I think maybe you refer to Inductive reasoning here?
10.4.2006 4:22pm
Bret (mail):
Nevermind, I retract my previous question.
10.4.2006 4:23pm
Sasha Volokh (mail) (www):
I actually haven't read the book. I was only citing it because I say something in a paper that's tangentially related to the concept of creative destruction, so I was thumbing through the chapter on that in the book to get the right page numbers for the footnote.

Nonetheless, it's a good thing to have on one's queue. I would read it, had I but world enough.
10.4.2006 4:25pm
Mike :
Parts of it are dated -- for example, long sections devoted to history of socialism -- and the better discussions of Marx are likely found elsewhere.

The good stuff, the "creative destruction" and proto-public choice analysis, is mostly found in part II (Can Capitalism Survive?) and part IV (Socialism and Democracy).

I would recommend reading these sections.
10.4.2006 4:31pm
Anderson (mail) (www):
Thanks, Mike!
10.4.2006 4:47pm
Jay Myers:
BobH:

The danger of deductive reasoning: conclusion only as good as premises. Or, more pithily: garbage in, garbage out.

But the premises are stated to be essentially true in this case. "Yet they follow from observations and theorems that are almost completely true. ... These fragments themselves were mostly seen correctly. Their formal properties were mostly developed correctly. But no conclusions about capitalist reality as a whole follow from such fragmentary analyses." The problem is that this is an example of inductive reasoning, which in the most general sense is extrapolating from what is known to what is not known. Unfortunately, the truth of the conclusions do not inevitably follow from the truth of the premises. In other words, you can have Correct Stuff In, Garbage Out. Even more unfortunately, inductive reasoning is the basis of science.
10.5.2006 3:07am
Gil (mail) (www):
John P,

I worry about making these kinds of judgments about other people's subjective values.

To many people, the home is sacred. It represents years of work and sacrifice and dreams and customization. It's tightly bound up with their sense of identity. Maybe you think forcing them to sell at market prices is on the lighter side of burdensome, but it shouldn't be up to you, or up to their neighbors, or up to a planning board.

Most people don't think market rates are just compensation for their homes. If you want to get an estimate for how many people think this is true, just drive around your neighborhood and count the houses that are NOT for sale.

Eminent domain should be severely limited, if not eliminated, and this decision moves us in the wrong direction.
10.5.2006 12:18pm
Gil (mail) (www):
The above comment was not mine. At least, it isn't what I typed today. Something must have gone wrong when I logged in.

My comment was that induction is not the basis of science, and I referenced Popper.
10.5.2006 12:22pm
Sasha Volokh (mail) (www):
Gil -- you're sure that wasn't a comment you made on June 26, 2005, in response to a different post here?

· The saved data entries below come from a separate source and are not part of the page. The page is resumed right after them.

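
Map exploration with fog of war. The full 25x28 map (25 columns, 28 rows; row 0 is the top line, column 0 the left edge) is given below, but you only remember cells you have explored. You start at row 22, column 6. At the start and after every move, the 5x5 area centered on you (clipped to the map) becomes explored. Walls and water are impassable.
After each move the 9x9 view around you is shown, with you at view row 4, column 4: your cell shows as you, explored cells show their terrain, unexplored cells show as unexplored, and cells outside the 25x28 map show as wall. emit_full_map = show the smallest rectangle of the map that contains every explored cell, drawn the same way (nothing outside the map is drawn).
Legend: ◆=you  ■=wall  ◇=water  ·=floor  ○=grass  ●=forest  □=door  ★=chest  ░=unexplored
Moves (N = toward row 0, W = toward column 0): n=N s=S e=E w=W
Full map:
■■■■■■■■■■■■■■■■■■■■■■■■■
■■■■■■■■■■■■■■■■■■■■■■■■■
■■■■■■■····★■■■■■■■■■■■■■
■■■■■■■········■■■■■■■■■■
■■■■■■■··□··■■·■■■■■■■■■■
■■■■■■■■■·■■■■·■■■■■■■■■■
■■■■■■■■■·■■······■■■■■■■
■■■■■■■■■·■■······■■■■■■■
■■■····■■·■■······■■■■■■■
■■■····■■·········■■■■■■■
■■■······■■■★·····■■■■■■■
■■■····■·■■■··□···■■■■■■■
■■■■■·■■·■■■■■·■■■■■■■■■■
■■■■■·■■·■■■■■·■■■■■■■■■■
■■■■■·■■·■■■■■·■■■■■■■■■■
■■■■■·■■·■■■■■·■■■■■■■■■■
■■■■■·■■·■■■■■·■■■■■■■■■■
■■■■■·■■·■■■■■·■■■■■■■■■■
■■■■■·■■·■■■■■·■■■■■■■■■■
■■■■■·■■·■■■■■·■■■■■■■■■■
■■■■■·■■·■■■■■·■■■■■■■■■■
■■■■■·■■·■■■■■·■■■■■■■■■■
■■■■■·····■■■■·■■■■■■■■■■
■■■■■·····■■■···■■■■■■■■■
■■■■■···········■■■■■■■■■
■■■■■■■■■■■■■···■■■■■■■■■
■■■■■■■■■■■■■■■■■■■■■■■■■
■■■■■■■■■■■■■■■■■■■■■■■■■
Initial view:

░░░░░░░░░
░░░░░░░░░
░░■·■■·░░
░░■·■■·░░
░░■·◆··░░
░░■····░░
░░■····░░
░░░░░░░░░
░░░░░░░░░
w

░░░░░░░░░
░░░░░░░░░
░░■■·■■·░
░░■■·■■·░
░░■■◆···░
░░■■····░
░░■■····░
░░░░░░░░░
░░░░░░░░░

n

░░░░░░░░░
░░░░░░░░░
░░■■·■■░░
░░■■·■■·░
░░■■◆■■·░
░░■■····░
░░■■····░
░░■■····░
░░░░░░░░░

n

░░░░░░░░░
░░░░░░░░░
░░■■·■■░░
░░■■·■■░░
░░■■◆■■·░
░░■■·■■·░
░░■■····░
░░■■····░
░░■■····░

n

░░░░░░░░░
░░░░░░░░░
░░■■·■■░░
░░■■·■■░░
░░■■◆■■░░
░░■■·■■·░
░░■■·■■·░
░░■■····░
░░■■····░

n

░░░░░░░░░
░░░░░░░░░
░░■■·■■░░
░░■■·■■░░
░░■■◆■■░░
░░■■·■■░░
░░■■·■■·░
░░■■·■■·░
░░■■····░

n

░░░░░░░░░
░░░░░░░░░
░░■■·■■░░
░░■■·■■░░
░░■■◆■■░░
░░■■·■■░░
░░■■·■■░░
░░■■·■■·░
░░■■·■■·░

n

░░░░░░░░░
░░░░░░░░░
░░■■·■■░░
░░■■·■■░░
░░■■◆■■░░
░░■■·■■░░
░░■■·■■░░
░░■■·■■░░
░░■■·■■·░

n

░░░░░░░░░
░░░░░░░░░
░░■■·■■░░
░░■■·■■░░
░░■■◆■■░░
░░■■·■■░░
░░■■·■■░░
░░■■·■■░░
░░■■·■■░░

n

░░░░░░░░░
░░░░░░░░░
░░■■·■■░░
░░■■·■■░░
░░■■◆■■░░
░░■■·■■░░
░░■■·■■░░
░░■■·■■░░
░░■■·■■░░

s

░░░░░░░░░
░░■■·■■░░
░░■■·■■░░
░░■■·■■░░
░░■■◆■■░░
░░■■·■■░░
░░■■·■■░░
░░■■·■■░░
░░■■·■■░░

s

░░■■·■■░░
░░■■·■■░░
░░■■·■■░░
░░■■·■■░░
░░■■◆■■░░
░░■■·■■░░
░░■■·■■░░
░░■■·■■░░
░░■■·■■·░

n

░░░░░░░░░
░░■■·■■░░
░░■■·■■░░
░░■■·■■░░
░░■■◆■■░░
░░■■·■■░░
░░■■·■■░░
░░■■·■■░░
░░■■·■■░░

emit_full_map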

http://volokh.com/posts/1119745796.shtml#5200
10.7.2006 4:48pm
Gil (mail) (www):
I'm sure it is.

But, I hadn't thought about that comment in about a year and it wasn't in my buffer or on my computer anywhere. This blog comment system must have spewed it out erroneously when I logged in to enter the recent comment. What ended up in the comments was the old comment rather than the new one.